Судя по стоимости, яд вероятно, работал — если бы он был фальшивым, он был бы дешевым, и его раздавали бы солдатам на передовой, чтобы они меньше боялись.

— Я не хочу быть единственной в моей ланзе, у кого он есть.

— Ты говоришь как сторонник равенства в Востре.

— Прости, я не знаю, что это такое.

— В этой школе вас учили только владеть мечом?

— Меч — это все, что я запомнила.

— Возьми его, — сказал он.

— Нет.

— Все боги вместе, почему нет, Гальва?

— Я буду сражаться упорнее, зная, что не смогу убежать.



На следующий день должна была выступить новая командующая Западной армией.

Это был день, полный событий.

Но прежде чем я расскажу о том дне, я расскажу тебе, как провела предыдущую ночь — и многие другие. Это имеет некоторое отношение к более широкой истории, хотя у меня нет привычки обсуждать личные вопросы. Я уже много раз упоминала Иносенту, и ты, возможно, уже начал думать, что она была для меня чем-то большим, чем просто подругой. Это правда, хотя я также скажу, что она не была моей любовницей, во всяком случае, не в том смысле, в каком она могла бы быть. Я бы даже сказала, не в таком, в каком она должна была быть, потому что о несделанном можно сожалеть так же горько, как о любом неверном шаге. Нет, в Испантии есть путь между теплом и огнем, и мы с Иносентой пошли по этому пути.

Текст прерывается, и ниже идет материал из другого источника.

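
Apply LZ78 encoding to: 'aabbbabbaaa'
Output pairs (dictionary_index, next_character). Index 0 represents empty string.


LZ78 encoding steps:
Dictionary: {0: ''}
Step 1: w='' (idx 0), next='a' -> output (0, 'a'), add 'a' as idx 1
Step 2: w='a' (idx 1), next='b' -> output (1, 'b'), add 'ab' as idx 2
Step 3: w='' (idx 0), next='b' -> output (0, 'b'), add 'b' as idx 3
Step 4: w='b' (idx 3), next='a' -> output (3, 'a'), add 'ba' as idx 4
Step 5: w='b' (idx 3), next='b' -> output (3, 'b'), add 'bb' as idx 5
Step 6: w='a' (idx 1), next='a' -> output (1, 'a'), add 'aa' as idx 6
Step 7: w='a' (idx 1), end of input -> output (1, '')


Encoded: [(0, 'a'), (1, 'b'), (0, 'b'), (3, 'a'), (3, 'b'), (1, 'a'), (1, '')]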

Мы были irmanas apraceras, сестрами, которые обнимаются.

В прежние времена это был способ для жен, оставшихся дома, пока их мужья были на войне, скрасить одиночество друг с другом, но теперь, когда большинство мужчин погибло, та же практика получила более широкое распространение. В течение нескольких месяцев мы, когда костры в лагере были потушены, укладывались в один спальный мешок, чтобы насладиться близостью друг друга. Прикосновения были не настолько интимными, чтобы принести разрядку. Это было для комфорта и общего тепла.

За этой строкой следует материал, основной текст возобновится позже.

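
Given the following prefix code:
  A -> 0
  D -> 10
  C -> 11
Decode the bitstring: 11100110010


Decoding step by step:
Bits 11 -> C
Bits 10 -> D
Bits 0 -> A
Bits 11 -> C
Bits 0 -> A
Bits 0 -> A
Bits 10 -> D


Decoded message: CDACAAD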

Я думаю, Иносенте было труднее сдерживаться, чем мне, и не потому, что я была не шибко какой красавицей даже до появления шрамов, сломанного носа и других добавлений, а потому, что она уже была хорошо знакома с удовольствиями. Она говорила о многочисленных любовниках, и это не считая двух детей. Они жили в ucal или «очаге», в котором те, кто был слишком стар, непригоден к оружию или покалечен, объединяли свои семьи, чтобы заботиться о детях тех, кто был на войне. Иносента никогда не называла мне имен своих детей, говоря, что представит их мне должным образом, если мы все останемся живы, как будто, если не называть их имен, этот день наступит скорее. Я никого не осуждаю за их суеверия — мы преодолеваем отчаяние по любым ступенькам, которые попадаются нам под ногу.

Однако она рассказала мне, что ucal, где жили ее дети, был чем-то вроде сельской Браги, и что в этом доме за четырнадцатью детьми присматривала пожилая пара, однорукий молодой человек, который кричал во сне, глухая женщина и большая браганская овчарка, которая пасла самых маленьких как утят. Я не раз думала, когда мы лежали и слушали дыхание друг друга, что, возможно, мы скорее будем ранены, чем убиты, и окажемся в таком месте вместе. До сих пор я ни с кем не была так близка, за исключением нескольких неуклюжих ласок, которые я позволяла товарищам-студентам, но быстро пресекала, то ли из-за стыда, то ли из-за отсутствия интереса. Отношения с Иносентой казались мне очень правильными, хотя я и не понимала, что в этом было для нее особенного. Для меня было чудом, что кто-то захотел лечь со мной, твердой, как доска, со всеми локтями и коленями, с тазовыми костями, из которых можно было бы сделать наконечники топоров. Иносента была мягче, по крайней мере, в бедрах, хотя под этой мягкостью скрывалась мускулатура медведя.

И, конечно, у нее не было грудей, потому что она отрезала их во имя Тощей женщины — она была ярой последовательницей Дал-Гааты, богини смерти, в честь которой была названа моя птица, Далгата, «Тощая». Это была счастливая случайность, что имя этой богини и наше слово, обозначающее худышку, оказались так близки.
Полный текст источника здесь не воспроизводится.